Of All the Gin Joints, in All the Towns, in All the World…

…and you idiots chose to hang out in front of my bathroom.

It seems like every time I go use the bathroom at work, there is a group of men standing right in front of the restroom door, shooting the breeze. Why? Why is this ‘the place to be.’ Do you enjoy the ambiance? Can’t get enough of that refreshing public bathroom scent? Or maybe this is a great place to pick up women?

“So, do you come here often?”

“Yes, about four times a day, ever since I started drinking a liter of water before lunch.”

Can you please.go.stand.SOMEWHERE ELSE!? I don’t know why it bothers me so much. Even though using the bathroom is a perfectly normal and acceptable thing to do, I always feel slightly embarrassed and ‘caught in the act’ if I have to make eye contact with someone as I walk in or out. No matter how hard I try to look normal, my eyes just scream, “I was just sitting on the toilet and we both know it, awkward!” I always blush and have some kind of “Busted!” look on my face.

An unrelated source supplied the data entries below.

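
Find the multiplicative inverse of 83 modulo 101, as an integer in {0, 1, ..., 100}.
Apply the extended Euclidean algorithm to (101, 83), tracking rows (r, s, t) with s·101 + t·83 = r. Each division r_prev = q·r_cur + r_new produces the new row as (previous row) − q·(current row):
  row A: (101, 1, 0)   [1·101 + 0·83 = 101]
  row B: (83, 0, 1)   [0·101 + 1·83 = 83]
  101 = 1·83 + 18   → row C = row A − 1·row B = (18, 1, −1)   [check: 1·101 − 1·83 = 18]
  83 = 4·18 + 11   → row D = row B − 4·row C = (11, −4, 5)   [check: −4·101 + 5·83 = 11]
  18 = 1·11 + 7   → row E = row C − 1·row D = (7, 5, −6)   [check: 5·101 − 6·83 = 7]
  11 = 1·7 + 4   → row F = row D − 1·row E = (4, −9, 11)   [check: −9·101 + 11·83 = 4]
  7 = 1·4 + 3   → row G = row E − 1·row F = (3, 14, −17)   [check: 14·101 − 17·83 = 3]
  4 = 1·3 + 1   → row H = row F − 1·row G = (1, −23, 28)   [check: −23·101 + 28·83 = 1]
  3 = 3·1 + 0   → remainder 0, stop. gcd = 1 (last nonzero row H).
The gcd is 1, so 83 is invertible mod 101. The last nonzero row gives −23·101 + 28·83 = 1, so t = 28. So 83^(−1) ≡ 28 (mod 101). Verify: 83 · 28 = 2324 ≡ 1 (mod 101). ✓

Final answer: 83^(−1) ≡ 28 (mod 101)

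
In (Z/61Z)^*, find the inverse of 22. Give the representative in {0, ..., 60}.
Apply the extended Euclidean algorithm to (61, 22), tracking rows (r, s, t) with s·61 + t·22 = r. Each division r_prev = q·r_cur + r_new produces the new row as (previous row) − q·(current row):
  row A: (61, 1, 0)   [1·61 + 0·22 = 61]
  row B: (22, 0, 1)   [0·61 + 1·22 = 22]
  61 = 2·22 + 17   → row C = row A − 2·row B = (17, 1, −2)   [check: 1·61 − 2·22 = 17]
  22 = 1·17 + 5   → row D = row B − 1·row C = (5, −1, 3)   [check: −1·61 + 3·22 = 5]
  17 = 3·5 + 2   → row E = row C − 3·row D = (2, 4, −11)   [check: 4·61 − 11·22 = 2]
  5 = 2·2 + 1   → row F = row D − 2·row E = (1, −9, 25)   [check: −9·61 + 25·22 = 1]
  2 = 2·1 + 0   → remainder 0, stop. gcd = 1 (last nonzero row F).
The gcd is 1, so 22 is invertible mod 61. The last nonzero row gives −9·61 + 25·22 = 1, so t = 25. So 22^(−1) ≡ 25 (mod 61). Verify: 22 · 25 = 550 ≡ 1 (mod 61). ✓

Final answer: 22^(−1) ≡ 25 (mod 61)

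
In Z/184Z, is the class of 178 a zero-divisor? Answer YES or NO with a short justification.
gcd(178, 184) = 2 > 1, so 178 is not a unit in Z/184Z. In Z/nZ every nonzero non-unit is a zero-divisor: explicitly, take b = 184/gcd = 92 ≠ 0 (mod 184); then 178·92 = 16376 = 89·184, i.e. 178·92 ≡ 0 (mod 184). So 178 is a zero-divisor.

Final answer: YES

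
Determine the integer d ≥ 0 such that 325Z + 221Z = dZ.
In the PID Z, (a, b) is generated by gcd(a, b). Compute gcd(325, 221) with the extended Euclidean algorithm, tracking rows (r, s, t) with s·325 + t·221 = r:
  row A: (325, 1, 0)   [1·325 + 0·221 = 325]
  row B: (221, 0, 1)   [0·325 + 1·221 = 221]
  325 = 1·221 + 104   → row C = row A − 1·row B = (104, 1, −1)   [check: 1·325 − 1·221 = 104]
  221 = 2·104 + 13   → row D = row B − 2·row C = (13, −2, 3)   [check: −2·325 + 3·221 = 13]
  104 = 8·13 + 0   → remainder 0, stop. gcd = 13 (last nonzero row D).
So gcd(325, 221) = 13, with Bézout identity −2·325 + 3·221 = 13. Containment (⊇): the Bézout identity exhibits 13 as an element of (325, 221), giving (13) ⊆ (325, 221). Containment (⊆): since 13 | 325 and 13 | 221 (325 = 13·25, 221 = 13·17), every Z-linear combination of 325 and 221 is divisible by 13, so (325, 221) ⊆ (13). Therefore (325, 221) = (13), d = 13.

Final answer: (325, 221) = (13); d = 13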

And it’s not just that these guys loiter around the door. They stand right in front of it, as if they are guarding it. Like they are going to ask me to “answer me these questions three” before they let me pass. So I always have to awkwardly cut through their conversation to get inside. You’d think that would be a wake up call. Like, “Oh, haha, wow I am standing right in front of the door to the women’s restroom, like a fucking creep, maybe I should move over a foot or two.” But no.

Another layer of discomfort is added to the situation if the same group of guys is standing there when you walk in and when you walk out. I feel like the meter is running on me. Like their conversation is going to time stamp my trip to the bathroom. “Wow, she was in there that whole time? When she went in we were talking about Syria and when she came out we were listing all the food trucks we’ve been to.” If you think I am being overly paranoid, you are wrong. If you think I flatter myself that anyone would notice how long I’ve been in the bathroom, think again. People notice. In my first week at a previous job, a male coworker pointed something out to me when a female coworker stepped out of the office. “See that, she is off to take her afternoon dump. 2:00 every day. You’ll see.” I learned two important things that day. 1. Don’t use the bathroom around 2:10 and 2. People notice everything.

Maybe it would help if I said something to these men. Not something like, “Excuse me.” No, something more aggressive and implicative like, “Do you often loiter outside women’s restrooms?” or “Is there anywhere else in this hallway you could stand so that I don’t have to request your permission to use the bathroom?” Or something else intended to humiliate and question their character. I know that would give me a good enough reason to stand somewhere else.

What do you think?

Middle School Picture Day? Yes, Please Memorialize the Most Awkward Time of My Life

You don’t know it at the time, but Middle School Picture Day is for you. Elementary School Picture Day is most definitely for your parents, because they know they are about to lose you, and want to capture these last moments of cuteness. High School Picture Day is definitely for you, because you finally look remotely decent and you’ve got a professional there to document it.

But Middle School Picture Day? Who is that helping? Who is ever going to want to look at this atrocity, you think to yourself as you sit hunched over on a stool because you are still feeling a little awkward about having boobs, smiling tentatively for the photographer, careful not to snag your lips on your braces. Your parents aren’t going to show that shit around, “Here is my daughter, she’s going through puberty, it’s not going well.” You aren’t going to pass these out to your friends, “In case you don’t get a good enough look all day, here is a terrible photo of me for your amusement on nights and weekends.” And you certainly don’t want them for yourself. You already know that when the proofs are handed out in class you are going to turn them face down, shove them into your trapper keeper, and cut them into tiny pieces as soon as you get home, as you cry to yourself, “Is that what I really look like?!”

Photo Credit: nedhardy.com

Photo Credit: nedhardy.com

No, you don’t know it then. But the Middle School Picture is for you. It’s just for you in ten years. When you have transformed from an ugly duckling into a swan, and can look back on that picture and appreciate how far you’ve come. It’s for you to turn to on a shitty day and think, Actually, I can’t complain. At least I don’t have braces. At least I don’t shop at the Limited Too anymore. And at least I’m not in the seventh circle of hell grade. Yeah, I guess my life is pretty good. It’s for you to trot out at work and social events to shock and amaze your audience. “Yup, I swear, that fat kid with the uni-brow, that was me.”  The hideous portrait you once cried yourself to sleep over is now an affirmation of self, because of how little you resemble it. The Awkward Middle School Picture is a battle scar. It says: look at what I have overcome. I survived that. You don’t know it then – that one day you’d be proud to have ever been so ugly.